Si dans certains pays comme la France, l’application d’un «pass vaccinal» a été l’objet d’une loi discutée par les deux chambres, au Maroc, c’est une tout autre histoire.
Parmi les grands chantiers qui attendent ou devraient attendre les nouveaux élus, figure, en tout cas espérons-le, le projet de loi organique sur «l’exception d’inconstitutionnalité»
Etant l’objet d’un aller-retour entre la Chambre des représentants, celles des conseillers et la Cour constitutionnelle, cette loi organique, pourtant prévue par la Constitution de 2011, tarde à voir le jour pour des raisons qui demeurent obscures.
Or, ce mécanisme devrait permettre à tout justiciable de saisir la Cour constitutionnelle en vue de vérifier la conformité ou non d’une loi dont il risque de subir les conséquences. De même, c’est l’un des fondements d’une démocratie moderne et de l’Etat de droit qui se fonde sur le principe de la «hiérarchie des normes», appelée aussi «pyramide de Kelsen», en référence au grand juriste autrichien Hans Kelsen, fondateur du normativisme juridique, qui vise, entre autres, à libérer le droit de toute dérive politique ou idéologique.
Ce modèle dominant à l’échelle mondiale a été grandement remis en cause, ou du moins questionné par les mesures prises par les différents exécutifs de par le monde pour affronter la pandémie du Covid-19.
Si dans certains pays comme la France, l’application d’un «pass vaccinal» a été l’objet d’une loi discutée par les deux chambres, il a fallu quand même que la Cour constitutionnelle, qui fut saisie par différents avocats, se prononce sur la conformité ou non de cette proposition de loi.
Au Maroc, c’est une tout autre histoire. L’application du «pass vaccinal» et de ses modalités d’application s’est fait par simple décret. Un décret-loi datant du 20 mars 2020, autorise l’exécutif à prendre toutes les mesures qu’il juge nécessaire pour gérer la pandémie, sans en référer au Parlement, et sans que les citoyens ne puissent saisir la Cour constitutionnelle pour en vérifier la conformité. L’exécutif devient de fait juge et partie dans son évaluation de ce qui est «nécessaire».
Car, si le pouvoir législatif peut transférer une importante partie de ses prérogatives à l’exécutif à travers un simple décret-loi non limité dans le temps, comme c’est le cas pour l’état d’urgence sanitaire, les citoyens devraient être en droit de saisir la Cour constitutionnelle, vu qu’ils auront à en subir toutes les conséquences. Le respect de la hiérarchie des normes relève, rappelons-le, des prérogatives de la Cour constitutionnelle et non de l’exécutif.

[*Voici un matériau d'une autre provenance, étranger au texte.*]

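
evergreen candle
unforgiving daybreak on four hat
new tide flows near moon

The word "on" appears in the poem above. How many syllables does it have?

"on" has 1 syllable.

1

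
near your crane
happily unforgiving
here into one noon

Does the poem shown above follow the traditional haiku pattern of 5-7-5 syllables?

Line 1: near(1) + your(1) + crane(1) = 3 (expected 5)
Line 2: happily(3) + unforgiving(4) = 7 ✓
Line 3: here(1) + into(2) + one(1) + noon(1) = 5 ✓

No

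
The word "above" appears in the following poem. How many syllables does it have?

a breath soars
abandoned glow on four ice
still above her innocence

2

"above" has 2 syllables.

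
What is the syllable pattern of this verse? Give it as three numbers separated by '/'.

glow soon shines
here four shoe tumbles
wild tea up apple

3/5/5

Line 1: glow (1), soon (1), shines (1) → 3
Line 2: here (1), four (1), shoe (1), tumbles (2) → 5
Line 3: wild (1), tea (1), up (1), apple (2) → 5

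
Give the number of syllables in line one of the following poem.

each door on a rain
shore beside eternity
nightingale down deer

5

Line one: each (1), door (1), on (1), a (1), rain (1) → 5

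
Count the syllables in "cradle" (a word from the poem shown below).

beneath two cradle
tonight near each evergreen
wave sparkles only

2

"cradle" has 2 syllables.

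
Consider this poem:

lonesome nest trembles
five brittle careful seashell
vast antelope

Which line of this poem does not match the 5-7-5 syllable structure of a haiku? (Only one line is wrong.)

Line 3

Line 1: "lonesome nest trembles": 2+1+2 = 5 ✓
Line 2: "five brittle careful seashell": 1+2+2+2 = 7 ✓
Line 3: "vast antelope": 1+3 = 4 (expected 5)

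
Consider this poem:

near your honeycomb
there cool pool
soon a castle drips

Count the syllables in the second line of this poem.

The second line: there (1), cool (1), pool (1) → 3

3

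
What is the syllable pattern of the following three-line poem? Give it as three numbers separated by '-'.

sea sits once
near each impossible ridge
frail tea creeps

3-7-3

Line 1: sea (1), sits (1), once (1) → 3
Line 2: near (1), each (1), impossible (4), ridge (1) → 7
Line 3: frail (1), tea (1), creeps (1) → 3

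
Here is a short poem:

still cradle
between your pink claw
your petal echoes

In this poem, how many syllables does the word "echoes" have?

2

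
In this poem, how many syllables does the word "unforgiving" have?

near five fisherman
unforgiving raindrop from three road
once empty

4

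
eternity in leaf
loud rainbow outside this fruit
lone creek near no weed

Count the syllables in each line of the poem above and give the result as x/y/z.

6/7/5

Line 1: "eternity in leaf": 4+1+1 = 6
Line 2: "loud rainbow outside this fruit": 1+2+2+1+1 = 7
Line 3: "lone creek near no weed": 1+1+1+1+1 = 5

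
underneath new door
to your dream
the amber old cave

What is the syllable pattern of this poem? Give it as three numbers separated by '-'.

Line 1: underneath(3) + new(1) + door(1) = 5
Line 2: to(1) + your(1) + dream(1) = 3
Line 3: the(1) + amber(2) + old(1) + cave(1) = 5

5-3-5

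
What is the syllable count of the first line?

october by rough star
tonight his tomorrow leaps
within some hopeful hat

6

The first line: "october by rough star": 3+1+1+1 = 6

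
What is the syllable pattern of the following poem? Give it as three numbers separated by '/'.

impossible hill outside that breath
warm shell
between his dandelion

9/2/7

Line 1: "impossible hill outside that breath": 4+1+2+1+1 = 9
Line 2: "warm shell": 1+1 = 2
Line 3: "between his dandelion": 2+1+4 = 7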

Car, dans le cas contraire, nous ne sommes plus dans un Etat de droit. Puisque, demain, on pourrait avoir, dans une logique cumulative, un décret-loi sur l’urgence climatique, ou encore sur l’urgence sécuritaire. Autrement dit, un «Etat d’exception» qui ne dit pas son nom, et qui se déploiera au détriment de la liberté des citoyens, qui n’auront plus que leurs yeux pour pleurer.

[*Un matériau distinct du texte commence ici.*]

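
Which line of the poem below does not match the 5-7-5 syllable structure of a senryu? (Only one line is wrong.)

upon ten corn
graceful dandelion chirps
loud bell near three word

Line 1: upon(2) + ten(1) + corn(1) = 4 (expected 5)
Line 2: graceful(2) + dandelion(4) + chirps(1) = 7 ✓
Line 3: loud(1) + bell(1) + near(1) + three(1) + word(1) = 5 ✓

The first line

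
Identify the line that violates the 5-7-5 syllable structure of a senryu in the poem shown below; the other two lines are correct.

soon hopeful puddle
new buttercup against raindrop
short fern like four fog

Line 2

Line 1: "soon hopeful puddle": 1+2+2 = 5 ✓
Line 2: "new buttercup against raindrop": 1+3+2+2 = 8 (expected 7)
Line 3: "short fern like four fog": 1+1+1+1+1 = 5 ✓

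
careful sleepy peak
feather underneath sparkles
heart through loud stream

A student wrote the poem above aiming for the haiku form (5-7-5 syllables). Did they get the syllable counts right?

No

Line 1: careful (2), sleepy (2), peak (1) → 5 ✓
Line 2: feather (2), underneath (3), sparkles (2) → 7 ✓
Line 3: heart (1), through (1), loud (1), stream (1) → 4 (expected 5)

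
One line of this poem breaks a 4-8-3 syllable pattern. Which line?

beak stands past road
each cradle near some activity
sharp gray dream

Line 1: "beak stands past road": 1+1+1+1 = 4 ✓
Line 2: "each cradle near some activity": 1+2+1+1+4 = 9 (expected 8)
Line 3: "sharp gray dream": 1+1+1 = 3 ✓

Line 2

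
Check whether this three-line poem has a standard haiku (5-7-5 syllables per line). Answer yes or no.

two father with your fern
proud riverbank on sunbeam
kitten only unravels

No

Line 1: two (1), father (2), with (1), your (1), fern (1) → 6 (expected 5)
Line 2: proud (1), riverbank (3), on (1), sunbeam (2) → 7 ✓
Line 3: kitten (2), only (2), unravels (3) → 7 (expected 5)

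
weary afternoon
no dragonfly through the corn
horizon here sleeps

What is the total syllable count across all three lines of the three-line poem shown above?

17

Line 1: weary(2) + afternoon(3) = 5
Line 2: no(1) + dragonfly(3) + through(1) + the(1) + corn(1) = 7
Line 3: horizon(3) + here(1) + sleeps(1) = 5
Total: 5 + 7 + 5 = 17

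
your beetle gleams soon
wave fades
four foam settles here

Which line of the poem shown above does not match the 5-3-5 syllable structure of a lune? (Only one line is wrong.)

The second line

Line 1: your(1) + beetle(2) + gleams(1) + soon(1) = 5 ✓
Line 2: wave(1) + fades(1) = 2 (expected 3)
Line 3: four(1) + foam(1) + settles(2) + here(1) = 5 ✓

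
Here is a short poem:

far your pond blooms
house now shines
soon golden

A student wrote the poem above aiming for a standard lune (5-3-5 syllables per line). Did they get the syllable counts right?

No

Line 1: "far your pond blooms": 1+1+1+1 = 4 (expected 5)
Line 2: "house now shines": 1+1+1 = 3 ✓
Line 3: "soon golden": 1+2 = 3 (expected 5)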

Il en résulte que les élus sont désormais confrontés à un choix crucial : accélérer l’entrée en vigueur de la loi organique sur l’exception d’inconstitutionnalité afin de renforcer l’Etat de droit face aux dérives éventuelles de l’exécutif; soit en faire le deuil, et nous mener graduellement vers un autre paradigme juridique, celui de la théorie du décisionnisme, dont le plus illustre représentant est le grand juriste allemand Carl Schmitt, dont la vision est diamétralement opposée à celle de Hans Kelsen. Pour Schmitt, la validité d’une décision ne dépend pas de son contenu, mais de la légitimité de celui qui la prend. Ainsi, décret, loi ou article de la Constitution, tous peuvent se valoir si le décideur, l’exécutif par exemple, est considéré comme une autorité légitime.

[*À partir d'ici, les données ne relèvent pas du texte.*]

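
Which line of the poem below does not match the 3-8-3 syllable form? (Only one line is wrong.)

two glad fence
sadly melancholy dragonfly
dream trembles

Line 2

Line 1: "two glad fence": 1+1+1 = 3 ✓
Line 2: "sadly melancholy dragonfly": 2+4+3 = 9 (expected 8)
Line 3: "dream trembles": 1+2 = 3 ✓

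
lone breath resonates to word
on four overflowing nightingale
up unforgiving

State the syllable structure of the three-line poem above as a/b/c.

7/9/5

Line 1: lone (1), breath (1), resonates (3), to (1), word (1) → 7
Line 2: on (1), four (1), overflowing (4), nightingale (3) → 9
Line 3: up (1), unforgiving (4) → 5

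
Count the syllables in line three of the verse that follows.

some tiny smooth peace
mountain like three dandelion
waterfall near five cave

Line three: waterfall (3), near (1), five (1), cave (1) → 6

6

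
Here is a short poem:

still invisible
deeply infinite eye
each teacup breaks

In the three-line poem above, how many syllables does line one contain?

Line one: still(1) + invisible(4) = 5

5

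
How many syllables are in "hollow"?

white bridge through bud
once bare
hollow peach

2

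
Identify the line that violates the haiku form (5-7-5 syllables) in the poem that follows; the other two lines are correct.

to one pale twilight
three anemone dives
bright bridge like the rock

Line 1: to(1) + one(1) + pale(1) + twilight(2) = 5 ✓
Line 2: three(1) + anemone(4) + dives(1) = 6 (expected 7)
Line 3: bright(1) + bridge(1) + like(1) + the(1) + rock(1) = 5 ✓

Line 2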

Il est donc temps de trancher. Car, en attendant, en plus de créer une frustration de plus en plus importante chez bon nombre de citoyens, cet entre-deux contribue à délégitimer de plus en plus un pouvoir exécutif dont les décisions peuvent paraitre douteuses, du point de vue de leur conformité à la Constitution, notamment dans le contexte de la crise actuelle.